Sind wir auf dem Weg ins digitale Mittelalter?

Wer kennt das nicht: Lästernde und rüpelhafte Kommentare von Internetnutzern, die sich hinter der Anonymität fantasievoller Decknamen verbergen. Blogger, die für Meinungsmache zur Not auf begründete und recherchierte Argumente verzichten können. Das Szenario vom Untergang der Printmedien - ganz zu schweigen von der allgegenwärtigen Diskussion um das Urheberrecht, wenn nahezu alles kostenlos ins Netz gestellt und "downgeloadet" werden kann.
Für Markus Reiter ist es daher längst an der Zeit, ein Buch zu schreiben, das über die Schattenseiten des Internets zum Nachdenken anregen will: Seiner Ansicht nach leiste es nicht nur einem rüpelhaften Umgangston und getwitterten Kurztexten Vorschub. Vielmehr geht es dem Autor darum zu zeigen, dass wichtige Errungenschaften unserer Kultur, wie Bildung, Produktivität und politischer Dialog, auf dem Spiel stehen.

Autor

Der Diplom-Politologe Markus Reiter hat eine abwechslungsreiche Vita vorzuweisen: Als "Medienberater, Schreibtrainer und freier Journalist"– wie er sich selber nennt – hat er für mehrere namhafte deutsche Tageszeitungen, eine PR-Agentur und das Reader's Digest Deutschland Magazin gearbeitet, teilweise in leitender Funktion. Zurzeit ist er als Dozent in der Aus- und Weiterbildung von Journalisten an mehreren Journalisten-Akademien tätig und betreibt die Agentur klardeutsch nebst eigenem Blog. Reiter hat mehrere Bücher zu den Themen professionelles Schreiben, mediale Öffentlichkeitsarbeit sowie jüngst vermehrt zum öffentlichen Sprachstil verfasst.

Aufbau und Inhalt

Der Autor entfaltet seine kulturkritische Analyse in sieben Schritten. Im ersten thematischen Abschnitt - "Warum Kritik am Internet nötig ist" - macht Reiter die Beobachtung, dass Informationen in der Onlinewelt flüchtiger und unzuverlässiger gehandelt werden. Es vollziehe sich eine schleichende Spaltung in eine Informations-Zweiklassengesellschaft, in der es einer Elite vorbehalten bleibe, auf zuverlässige Informationen zurückzugreifen. Alles in allem gefährde diese dritte Medienrevolution Bildung, Kultur und Demokratie. Eine These, mit der Reiter auch den thematischen Rahmen für den Rest des Buches vorgibt.
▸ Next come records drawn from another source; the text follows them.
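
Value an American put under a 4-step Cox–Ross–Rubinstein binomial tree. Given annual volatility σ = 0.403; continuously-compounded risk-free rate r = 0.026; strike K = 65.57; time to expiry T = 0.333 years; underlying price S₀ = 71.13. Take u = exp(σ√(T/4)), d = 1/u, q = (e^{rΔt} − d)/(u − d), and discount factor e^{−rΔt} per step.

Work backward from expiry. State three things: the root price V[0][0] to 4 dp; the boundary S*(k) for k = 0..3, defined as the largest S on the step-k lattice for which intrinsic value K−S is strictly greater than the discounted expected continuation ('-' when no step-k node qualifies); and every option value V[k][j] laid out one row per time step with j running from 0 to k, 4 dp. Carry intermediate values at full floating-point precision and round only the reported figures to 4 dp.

price = 3.9911
boundary = - - - 50.1830
tree:
3.9911
6.5099 1.2832
10.2662 2.4742 0.0000
15.3870 4.7708 0.0000 0.0000
20.8957 9.1991 0.0000 0.0000 0.0000

params: Δt=0.08325 u=1.12331 d=0.89023 q=0.48026 e^(-rΔt)=0.99784
t_4 payoffs: 20.8957 9.1991 0.0000 0.0000 0.0000
t_3: node(3,0) S=50.1830 payoff=15.3870 vs cont=15.2453 → 15.3870 [stop]  node(3,1) S=63.3219 payoff=2.2481 vs cont=4.7708 → 4.7708 [wait]  node(3,2) S=79.9009 payoff=0.0000 vs cont=0.0000 → 0.0000 [wait]  node(3,3) S=100.8206 payoff=0.0000 vs cont=0.0000 → 0.0000 [wait]  ⇒ S*(3)=50.1830
t_2: node(2,0) S=56.3709 payoff=9.1991 vs cont=10.2662 → 10.2662 [wait]  node(2,1) S=71.1300 payoff=0.0000 vs cont=2.4742 → 2.4742 [wait]  node(2,2) S=89.7533 payoff=0.0000 vs cont=0.0000 → 0.0000 [wait]  ⇒ S*(2)=-
t_1: node(1,0) S=63.3219 payoff=2.2481 vs cont=6.5099 → 6.5099 [wait]  node(1,1) S=79.9009 payoff=0.0000 vs cont=1.2832 → 1.2832 [wait]  ⇒ S*(1)=-
t_0: node(0,0) S=71.1300 payoff=0.0000 vs cont=3.9911 → 3.9911 [wait]  ⇒ S*(0)=-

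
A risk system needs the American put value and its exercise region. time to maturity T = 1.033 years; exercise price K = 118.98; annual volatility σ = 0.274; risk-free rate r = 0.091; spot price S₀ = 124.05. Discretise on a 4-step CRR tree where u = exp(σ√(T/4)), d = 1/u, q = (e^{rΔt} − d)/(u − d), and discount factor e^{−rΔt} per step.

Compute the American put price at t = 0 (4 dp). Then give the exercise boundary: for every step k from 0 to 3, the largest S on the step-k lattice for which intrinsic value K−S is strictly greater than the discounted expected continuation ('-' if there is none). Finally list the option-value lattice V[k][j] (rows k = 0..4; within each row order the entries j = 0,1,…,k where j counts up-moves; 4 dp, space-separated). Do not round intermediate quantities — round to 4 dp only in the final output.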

"Die drei Medienrevolutionen" – von der Schriftverwendung, über den Buchdruck zur digitalen Vernetzung - erläutert Reiter dann im gleichnamigen Kapitel, dem zweiten Teil des Buches.

Von hier aus geht der Autor über zur Verteidigung von vier Prinzipien, die er als grundlegend für unsere Kultur ausmacht: Den mit 70 Seiten umfänglichsten Part nimmt die "Verteidigung des Journalismus" ein. Am Beispiel der New York Times illustriert der Autor, welch bedeutende Rolle journalistische Printmedien als Informations-„Gatekeeper“ spielen. Im krassen Gegensatz dazu sieht Reiter eine "Laienkultur" in Form von Bloggern heraufziehen, die sich selbst als eine neue, ungefilterte und authentische Form der Informationsverbreitung sehen. Reiter stellt journalistische Prinzipien und Arbeitsweisen heraus, die er sorgfältig und im Detail gegen die Argumente der Blogger-Szene abwägt. Mit dem Ergebnis, dass zuverlässiger professioneller Journalismus nach wie vor unverzichtbar bleibe und sich nicht durch ehrenamtliche oder "Freizeit-Journalisten" ersetzen lasse. Wie sich dieser Journalismus in Zeiten des Internets erhalten könne, skizziert Reiter dann im Anschluss.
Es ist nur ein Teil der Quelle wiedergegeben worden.